What Low AFP Levels Can Mean
Lower-than-normal AFP levels are associated with an increased risk of chromosomal conditions, particularly Down syndrome (trisomy 21) and Edwards syndrome (trisomy 18). Down syndrome affects how the baby’s body and brain develop, causing a range of intellectual and physical challenges that vary widely from person to person. Edwards syndrome is far less common and more severe, involving abnormalities in multiple organs; most babies with this condition do not survive their first year.
Low AFP alone is not enough to calculate risk for these conditions accurately. That’s why providers rely on the quad screen rather than a standalone AFP result when evaluating chromosomal risk. The four markers together, combined with your age and other factors, generate a more reliable risk number.
How Results Are Reported
AFP results are reported as “multiples of the median,” or MoM. The median is the middle value for all pregnancies at the same gestational age. A result of 1.0 MoM means your level is right at the median. Results significantly above or below 1.0 trigger further evaluation. Your provider will interpret the number in context, factoring in your weight, race, whether you have diabetes, and how many babies you’re carrying, since all of these influence what’s considered normal for you.

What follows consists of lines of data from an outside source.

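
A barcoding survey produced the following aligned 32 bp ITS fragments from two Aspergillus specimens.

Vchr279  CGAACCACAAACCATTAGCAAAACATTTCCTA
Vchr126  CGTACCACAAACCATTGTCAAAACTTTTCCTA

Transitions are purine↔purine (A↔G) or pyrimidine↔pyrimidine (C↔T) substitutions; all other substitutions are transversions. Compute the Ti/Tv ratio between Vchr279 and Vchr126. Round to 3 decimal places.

Mismatches occur at site 3 (A/T, transversion), site 17 (A/G, transition), site 18 (G/T, transversion), site 25 (A/T, transversion).
Of the 4 differences, 1 transition and 3 transversions, so Ti/Tv = 1/3 = 0.333.

0.333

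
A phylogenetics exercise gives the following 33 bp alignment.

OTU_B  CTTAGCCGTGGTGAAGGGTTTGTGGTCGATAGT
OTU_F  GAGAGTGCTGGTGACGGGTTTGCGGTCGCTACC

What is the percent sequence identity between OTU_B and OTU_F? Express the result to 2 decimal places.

The sequences differ at positions 1 (C/G), 2 (T/A), 3 (T/G), 6 (C/T), 7 (C/G), 8 (G/C), 15 (A/C), 23 (T/C), 29 (A/C), 32 (G/C), 33 (T/C).
22 of the 33 sites match, so the percent identity is 22/33 × 100 = 66.67%.

66.67%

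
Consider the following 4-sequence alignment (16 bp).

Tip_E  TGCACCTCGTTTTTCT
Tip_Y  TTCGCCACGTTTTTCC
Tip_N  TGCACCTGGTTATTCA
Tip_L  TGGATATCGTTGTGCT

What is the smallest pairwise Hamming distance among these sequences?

3

Pairwise Hamming distances:
  Tip_E vs Tip_Y: 4
  Tip_E vs Tip_N: 3
  Tip_E vs Tip_L: 5
  Tip_Y vs Tip_N: 6
  Tip_Y vs Tip_L: 9
  Tip_N vs Tip_L: 7
The smallest is 3, between Tip_E and Tip_N.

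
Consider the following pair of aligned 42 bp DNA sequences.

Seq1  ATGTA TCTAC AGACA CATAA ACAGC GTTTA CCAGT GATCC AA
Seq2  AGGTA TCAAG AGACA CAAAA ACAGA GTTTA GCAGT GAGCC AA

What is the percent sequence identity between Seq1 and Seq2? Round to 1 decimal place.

83.3%

Mismatches occur at site 2 (T/G), site 8 (T/A), site 10 (C/G), site 18 (T/A), site 25 (C/A), site 31 (C/G), site 38 (T/G).
35 of the 42 sites match, so the percent identity is 35/42 × 100 = 83.3%.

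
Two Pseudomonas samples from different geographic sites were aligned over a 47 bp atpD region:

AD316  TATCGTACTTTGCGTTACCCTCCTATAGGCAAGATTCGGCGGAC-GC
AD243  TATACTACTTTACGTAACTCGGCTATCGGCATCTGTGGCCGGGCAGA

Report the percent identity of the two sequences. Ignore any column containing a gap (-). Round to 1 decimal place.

65.2%

Excluding the 1 gap column leaves 46 comparable sites.
Mismatches occur at site 4 (C↔A), site 5 (G↔C), site 12 (G↔A), site 16 (T↔A), site 19 (C↔T), site 21 (T↔G), site 22 (C↔G), site 27 (A↔C), site 32 (A↔T), site 33 (G↔C), site 34 (A↔T), site 35 (T↔G), site 37 (C↔G), site 39 (G↔C), site 43 (A↔G), site 47 (C↔A).
30 of the 46 comparable sites match, so the percent identity is 30/46 × 100 = 65.2%.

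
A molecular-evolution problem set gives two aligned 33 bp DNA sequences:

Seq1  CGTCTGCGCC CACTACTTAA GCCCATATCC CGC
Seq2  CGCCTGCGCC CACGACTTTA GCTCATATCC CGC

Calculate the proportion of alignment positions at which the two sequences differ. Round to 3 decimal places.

Mismatches occur at site 3 (T→C), site 14 (T→G), site 19 (A→T), site 23 (C→T).
There are 4 differences over 33 sites, so p = 4/33 = 0.121.

0.121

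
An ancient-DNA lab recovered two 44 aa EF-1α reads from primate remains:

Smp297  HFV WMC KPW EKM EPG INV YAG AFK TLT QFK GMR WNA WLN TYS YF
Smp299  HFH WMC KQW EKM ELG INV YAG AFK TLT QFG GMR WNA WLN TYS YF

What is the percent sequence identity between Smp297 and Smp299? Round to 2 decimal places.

The sequences differ at positions 3 (V/H), 8 (P/Q), 14 (P/L), 30 (K/G).
40 of the 44 sites match, so the percent identity is 40/44 × 100 = 90.91%.

90.91%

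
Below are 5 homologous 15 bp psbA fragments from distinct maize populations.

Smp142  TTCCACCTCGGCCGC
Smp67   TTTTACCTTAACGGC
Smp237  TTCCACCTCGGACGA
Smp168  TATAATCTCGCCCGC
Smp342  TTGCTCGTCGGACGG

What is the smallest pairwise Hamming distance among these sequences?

2

Pairwise Hamming distances:
  Smp142 vs Smp67: 6
  Smp142 vs Smp237: 2
  Smp142 vs Smp168: 5
  Smp142 vs Smp342: 5
  Smp67 vs Smp237: 8
  Smp67 vs Smp168: 7
  Smp67 vs Smp342: 10
  Smp237 vs Smp168: 7
  Smp237 vs Smp342: 4
  Smp168 vs Smp342: 9
The smallest is 2, between Smp142 and Smp237.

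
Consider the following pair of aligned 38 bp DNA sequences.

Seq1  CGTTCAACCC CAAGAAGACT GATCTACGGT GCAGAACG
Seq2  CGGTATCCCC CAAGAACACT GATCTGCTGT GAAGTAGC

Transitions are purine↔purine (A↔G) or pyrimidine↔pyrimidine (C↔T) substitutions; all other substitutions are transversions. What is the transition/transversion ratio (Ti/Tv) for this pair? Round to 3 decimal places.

0.100

The sequences differ at positions 3 (T/G, transversion), 5 (C/A, transversion), 6 (A/T, transversion), 7 (A/C, transversion), 17 (G/C, transversion), 26 (A/G, transition), 28 (G/T, transversion), 32 (C/A, transversion), 35 (A/T, transversion), 37 (C/G, transversion), 38 (G/C, transversion).
Of the 11 differences, 1 transition and 10 transversions, so Ti/Tv = 1/10 = 0.100.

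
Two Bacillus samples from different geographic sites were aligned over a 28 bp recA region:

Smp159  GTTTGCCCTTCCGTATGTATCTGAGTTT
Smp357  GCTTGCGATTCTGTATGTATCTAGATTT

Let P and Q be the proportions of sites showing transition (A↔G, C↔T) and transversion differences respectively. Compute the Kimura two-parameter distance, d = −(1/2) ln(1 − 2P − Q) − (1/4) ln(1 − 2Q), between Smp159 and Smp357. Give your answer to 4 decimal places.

0.3183

Mismatches occur at site 2 (T→C, transition), site 7 (C→G, transversion), site 8 (C→A, transversion), site 12 (C→T, transition), site 23 (G→A, transition), site 24 (A→G, transition), site 25 (G→A, transition).
Of the 7 differences, 5 transitions and 2 transversions over 28 sites: P = 5/28 = 0.178571, Q = 2/28 = 0.071429.
d = −0.5·ln(0.571429) − 0.25·ln(0.857142) = −0.5·(-0.559615) − 0.25·(-0.154152) = 0.3183.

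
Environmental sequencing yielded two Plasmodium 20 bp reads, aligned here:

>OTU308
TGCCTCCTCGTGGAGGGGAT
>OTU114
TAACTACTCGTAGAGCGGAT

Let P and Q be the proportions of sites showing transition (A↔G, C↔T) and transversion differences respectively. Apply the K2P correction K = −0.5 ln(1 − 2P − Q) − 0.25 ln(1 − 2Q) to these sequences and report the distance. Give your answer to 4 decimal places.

0.3046

The sequences differ at positions 2 (G/A, transition), 3 (C/A, transversion), 6 (C/A, transversion), 12 (G/A, transition), 16 (G/C, transversion).
Of the 5 differences, 2 transitions and 3 transversions over 20 sites: P = 2/20 = 0.100000, Q = 3/20 = 0.150000.
d = −0.5·ln(0.650000) − 0.25·ln(0.700000) = −0.5·(-0.430783) − 0.25·(-0.356675) = 0.3046.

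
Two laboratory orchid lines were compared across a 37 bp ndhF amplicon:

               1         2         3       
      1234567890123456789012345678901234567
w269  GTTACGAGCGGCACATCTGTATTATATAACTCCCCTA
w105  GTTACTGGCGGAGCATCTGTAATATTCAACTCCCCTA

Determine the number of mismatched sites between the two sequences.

7

Mismatches occur at site 6 (G/T), site 7 (A/G), site 12 (C/A), site 13 (A/G), site 22 (T/A), site 26 (A/T), site 27 (T/C).
That gives 7 mismatches out of 37 aligned sites, so the Hamming distance is 7.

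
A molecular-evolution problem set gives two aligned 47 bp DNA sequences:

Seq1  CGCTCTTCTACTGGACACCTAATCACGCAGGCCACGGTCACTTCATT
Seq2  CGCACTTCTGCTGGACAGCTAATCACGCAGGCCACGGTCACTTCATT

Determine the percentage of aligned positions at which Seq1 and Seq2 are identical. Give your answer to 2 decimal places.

93.62%

The sequences differ at positions 4 (T/A), 10 (A/G), 18 (C/G).
44 of the 47 sites match, so the percent identity is 44/47 × 100 = 93.62%.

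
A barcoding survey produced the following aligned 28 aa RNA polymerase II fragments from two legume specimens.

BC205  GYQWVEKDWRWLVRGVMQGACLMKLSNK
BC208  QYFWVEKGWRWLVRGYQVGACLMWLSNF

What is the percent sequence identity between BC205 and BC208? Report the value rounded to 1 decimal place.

71.4%

Mismatches occur at site 1 (G↔Q), site 3 (Q↔F), site 8 (D↔G), site 16 (V↔Y), site 17 (M↔Q), site 18 (Q↔V), site 24 (K↔W), site 28 (K↔F).
20 of the 28 sites match, so the percent identity is 20/28 × 100 = 71.4%.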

What Happens After an Abnormal Result
If your AFP result falls outside the expected range, the next step is almost always a detailed ultrasound. This can confirm your due date, check for twins, and look directly at the baby’s spine, skull, and abdominal wall. Many abnormal AFP results are explained by something straightforward, like a dating error, and the ultrasound clears things up without further testing.
If the ultrasound doesn’t explain the result or if it reveals a concern, your provider may recommend amniocentesis. This procedure takes a small sample of amniotic fluid, which contains the baby’s cells and its own AFP. Measuring AFP directly in the amniotic fluid is far more accurate than the blood screening test, and analyzing the baby’s chromosomes from the fluid can confirm or rule out genetic conditions like Down syndrome or Edwards syndrome. Amniocentesis is diagnostic, meaning it gives a definitive answer rather than a risk estimate.
AFP Screening vs. Cell-Free DNA Testing
If you’ve had cell-free DNA testing (also called NIPT, or non-invasive prenatal testing), you might wonder whether AFP screening is still necessary. NIPT is very accurate for detecting chromosomal conditions like Down syndrome and Edwards syndrome, but it does not screen for neural tube defects or abdominal wall defects. AFP remains the primary blood screening tool for those structural problems. Many providers recommend AFP screening even after a normal NIPT result, specifically to catch conditions that NIPT wasn’t designed to detect.
Some practices pair NIPT in the first trimester with a standalone AFP test in the second trimester, skipping the full quad screen. Others still offer the quad screen as a single comprehensive option. The right approach depends on your individual risk factors and what’s available through your provider.
Limitations Worth Understanding
AFP screening has a relatively high false-positive rate. Most people who get an abnormal result will go on to have a healthy pregnancy after follow-up testing. The screening catches real problems a meaningful percentage of the time, but the majority of flagged results turn out to be nothing. Understanding this upfront can help reduce anxiety if your number comes back outside the expected range. An abnormal screening result is the beginning of a conversation, not a diagnosis.